A orientação chama atenção porque, neste ano, os eleitores terão direito a dois votos para o Senado, e Cid decidiu dividir sua estratégia eleitoral com a ex-prefeita de Fortaleza, estabelecendo uma ordem de preferência entre os dois nomes.
Ao justificar o pedido, Cid afirmou que a iniciativa está relacionada a uma regra de “cordialidade” e “civilidade”. A declaração ocorre em meio à formação das alianças para a disputa das duas cadeiras disponíveis no Senado pelo Ceará.
A estratégia também reforça a aproximação política entre Cid Gomes e Luizianne Lins. Embora tenham trajetórias distintas e estejam filiados a partidos diferentes, os dois passaram a integrar uma composição eleitoral que busca reunir forças do campo governista e ampliar a votação para o Senado.
Na prática, ao pedir o primeiro voto para Luizianne e o segundo para si próprio, Cid tenta preservar a candidatura da ex-prefeita sem abrir mão da própria reeleição. A orientação também pode funcionar como uma tentativa de organizar o voto dos eleitores que pretendem apoiar os dois candidatos.

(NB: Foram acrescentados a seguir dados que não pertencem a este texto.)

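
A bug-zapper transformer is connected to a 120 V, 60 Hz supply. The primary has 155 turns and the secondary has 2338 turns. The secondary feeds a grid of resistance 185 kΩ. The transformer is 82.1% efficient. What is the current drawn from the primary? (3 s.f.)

V_s = 120 × 2338/155 = 1810.1 V.
I_s = V_s/R = 1810.1/185000 = 0.0097841 A.
P_out = V_s I_s = 1810.1 × 0.0097841 = 17.710 W.
P_in = P_out/η = 17.710/0.821 = 21.571 W.
I_p = P_in/V_p = 21.571/120 = 0.180 A.

I_p ≈ 0.180 A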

A disputa pelo Senado em 2026 ganha importância justamente porque os eleitores precisarão fazer duas escolhas. Isso aumenta a relevância das alianças e das estratégias de voto casado entre candidatos.
A declaração de Cid Gomes acrescenta um componente político à corrida pelas duas vagas: em vez de concentrar toda a campanha em sua própria candidatura, o senador passa a defender publicamente uma combinação de votos com Luizianne Lins, apresentando a escolha como um gesto de cordialidade e civilidade no processo eleitoral.